"Where there is no vision, the people perish: but he that keepeth the law, happy is he."
-- Proverbs 29:18, King James Bible (KJV)

Monday, March 28, 2016

Prior Art Architecture Postmodernism Counterculture Presidential Primaries & the Planned New Google and Apple Headquarters "Campuses" in Silicon Valley

Are Donald Trump and Bernie Sanders inevitable products of an era dominated by a cultural evolution that is labeled post-modernism?

Nikil Saval at the New York Times titles his article on the new headquarters "campuses" being planned by Google and Apple as Google and Apple: the High-Tech Hippies of Silicon Valley. Back to the future?

Make sure to view the slide show at that link for architectural design prior art.

The Google plan reminded this writer of the Eden Project in Cornwall, United Kingdom, with its biomes, its object of sustainability and its emphasis on the importance of transformation. Google is a digital Eden Project in our eyes.

Apple's 4-story building structure reflects circular designs that are historically ubiquitous - see "circular design in architecture" in Google image search. Indeed, we are reminded of the shen ring of the Pharaohs, symbol of eternity.

Both Google and Apple designs most certainly try to "escape" the limits placed on architecture by square-sided building geometry. Indeed, Frank Gehry's twisted buildings can be viewed as an attempt to do just the same. Squares are out. It is no wonder that Jeb Bush had no chance in the primaries.

Saval writes in his New York Times article about the future that:
"Like the rest of Silicon Valley, however, this future is in fact rooted in the past. It comes, transfigured, from the wrecked dreams of communal living, of back-to-the-land utopias, of expanding plastic spheres and geodesic domes that populated the landscape of Northern California around the time (and around the same place) that the first semiconductors were being perfected. This is the world of what a recent exhibit at the Walker Art Center in Minneapolis has termed “Hippie Modernism.”"
As those of us know who grew up in the "flower power" age, especially in California in the late 1960's, the heroic status attached to alternative forms of living and lifestyles in the 60's seemed to disappear as quickly as the "flower power" movement came and went. But did the basic foundations of the "alternative culture" expressed at that time really disappear? Perhaps not.

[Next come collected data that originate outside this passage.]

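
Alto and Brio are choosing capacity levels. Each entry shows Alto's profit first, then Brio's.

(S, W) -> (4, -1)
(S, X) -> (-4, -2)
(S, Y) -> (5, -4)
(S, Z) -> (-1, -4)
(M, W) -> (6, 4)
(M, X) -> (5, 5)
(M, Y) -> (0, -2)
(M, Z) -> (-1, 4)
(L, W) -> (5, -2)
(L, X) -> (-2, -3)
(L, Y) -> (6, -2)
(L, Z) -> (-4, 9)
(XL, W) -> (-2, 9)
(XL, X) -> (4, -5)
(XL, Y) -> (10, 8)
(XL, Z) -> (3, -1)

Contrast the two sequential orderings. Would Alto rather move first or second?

second

If Alto leads: Brio's best replies are S→W, M→X, L→Z, XL→W; Alto's induced payoffs 4, 5, -4, -2; outcome (M, X), payoffs (5, 5).
If Brio leads: Alto's best replies are W→M, X→M, Y→XL, Z→XL; Brio's induced payoffs 4, 5, 8, -1; outcome (XL, Y), payoffs (10, 8).
Alto gets 5 moving first and 10 moving second, so Alto prefers to move second.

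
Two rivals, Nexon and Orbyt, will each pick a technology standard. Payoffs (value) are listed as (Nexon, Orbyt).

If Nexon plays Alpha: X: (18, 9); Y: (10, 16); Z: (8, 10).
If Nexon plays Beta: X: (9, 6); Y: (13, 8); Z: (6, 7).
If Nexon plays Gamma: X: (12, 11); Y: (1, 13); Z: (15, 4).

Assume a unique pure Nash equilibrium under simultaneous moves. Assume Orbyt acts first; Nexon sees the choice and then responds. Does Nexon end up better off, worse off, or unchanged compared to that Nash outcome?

Backward induction with Orbyt moving first.
- X: BR = Alpha, leader payoff 9.
- Y: BR = Beta, leader payoff 8.
- Z: BR = Gamma, leader payoff 4.
Maximizing over 9, 8, 4, Orbyt chooses X. Subgame-perfect outcome: (Alpha, X) with payoffs (18, 9).
Now find the simultaneous Nash equilibrium.
Nexon's best replies: X→Alpha; Y→Beta; Z→Gamma.
Orbyt's best replies: Alpha→Y; Beta→Y; Gamma→Y.
Only (Beta, Y) has each player best-responding; Nash payoffs (13, 8).
Nexon earns 18 sequentially versus 13 at the Nash outcome: better off.

better off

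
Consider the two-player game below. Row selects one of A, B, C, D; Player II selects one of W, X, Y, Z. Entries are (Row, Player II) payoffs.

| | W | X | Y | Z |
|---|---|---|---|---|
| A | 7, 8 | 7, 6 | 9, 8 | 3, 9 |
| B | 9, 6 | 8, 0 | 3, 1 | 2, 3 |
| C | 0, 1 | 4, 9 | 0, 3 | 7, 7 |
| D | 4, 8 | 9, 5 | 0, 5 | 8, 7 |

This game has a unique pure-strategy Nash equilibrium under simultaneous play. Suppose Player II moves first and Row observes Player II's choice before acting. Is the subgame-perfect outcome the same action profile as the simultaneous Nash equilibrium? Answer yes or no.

no

Row best-responds to each possible Player II move:
- W → Row plays B (best of 7, 9, 0, 4); Player II gets 6.
- X → Row plays D (best of 7, 8, 4, 9); Player II gets 5.
- Y → Row plays A (best of 9, 3, 0, 0); Player II gets 8.
- Z → Row plays D (best of 3, 2, 7, 8); Player II gets 7.
Player II's induced payoffs are 6, 5, 8, 7, so Player II commits to Y. Subgame-perfect outcome: (A, Y) with payoffs (9, 8).
Now find the simultaneous Nash equilibrium.
Row's best replies: W→B; X→D; Y→A; Z→D.
Player II's best replies: A→Z; B→W; C→X; D→W.
The unique mutual best reply is (B, W), giving (9, 6).
Sequential outcome (A, Y) differs from the Nash profile (B, W).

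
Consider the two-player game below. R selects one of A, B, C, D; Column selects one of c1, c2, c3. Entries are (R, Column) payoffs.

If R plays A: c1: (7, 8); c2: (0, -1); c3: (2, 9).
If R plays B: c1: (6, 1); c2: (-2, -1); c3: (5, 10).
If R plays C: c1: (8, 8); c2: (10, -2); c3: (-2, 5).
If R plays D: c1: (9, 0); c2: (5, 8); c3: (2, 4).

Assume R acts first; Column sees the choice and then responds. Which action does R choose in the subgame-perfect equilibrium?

C

Backward induction with R moving first.
- A → Column plays c3 (best of 8, -1, 9); R gets 2.
- B → Column plays c3 (best of 1, -1, 10); R gets 5.
- C → Column plays c1 (best of 8, -2, 5); R gets 8.
- D → Column plays c2 (best of 0, 8, 4); R gets 5.
Among 2, 5, 8, 5, the best is 8 at C. Subgame-perfect outcome: (C, c1) with payoffs (8, 8).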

One could argue that the late 1960's were a landmark in cultural evolution, an era marked by the breaking down of viz. questioning of many human customs and taboos that had existed for many generations, but that perhaps were no longer necessary or appropriate to the post-modern age. The weakest and most sensitive elements of society would have "felt" that particular change quite early.

That cultural evolution, referred to modernly now as "hippie modernism" at the Walker Art Center, is a term which we find to be too narrow, and we would suggest the perhaps more accurate term "future counterculture".

Indeed, one could argue that the counterculture evolution has actually been with us in a process of varied transformation the last nearly 50 years, visible, for example, in alter egos such as digital technology or in post-modernity in art and architecture, or in innumerable other aspects of human society, whether we talk about race, diversity, gender equality, abortion or even LGBT.

One need not agree with such developments -- to acknowledge they exist.

Indeed, even the emergence of disruptive political candidates such as Donald Trump in the Republican Party and Bernie Sanders in the Democratic Party in the currently ongoing Presidential primary elections may -- perhaps to everyone's astonishment -- well be inevitable expressions of that same "counterculture", as serious challenges to the existing but disappearing mainstream infrastructure, a modernistic edifice succumbing to post-modernity.

We read at the Wikipedia under Postmodernism [paragraphs added]:
"Postmodernism is a late-20th-century movement in the arts, architecture, and criticism that was a departure from modernism.

Postmodernism articulates that the world is in a state of perpetual incompleteness and permanent unresolve.

Postmodernism promotes the notion of pluralism; that there are many ways of knowing, and many truths to a fact.

From a postmodern perspective knowledge is articulated from local perspectives, with all its uncertainties, complexity and paradox.

Thus knowledge is relational and all realities are woven on local linguistic looms.

Postmodernism includes skeptical interpretations of culture, literature, art, philosophy, history, economics, architecture, fiction, and literary criticism.

It is often associated with deconstruction and post-structuralism because its usage as a term gained significant popularity at the same time as twentieth-century post-structural thought.

The term postmodernism has been applied to a host of movements, mainly in art, music, and literature, that reacted against tendencies in modernism, and are typically marked by revival of historical elements and techniques.
"
When one views the current world as a post-modern development in process, it becomes more understandable and we better comprehend the architectural style of the buildings being planned by Google and Apple.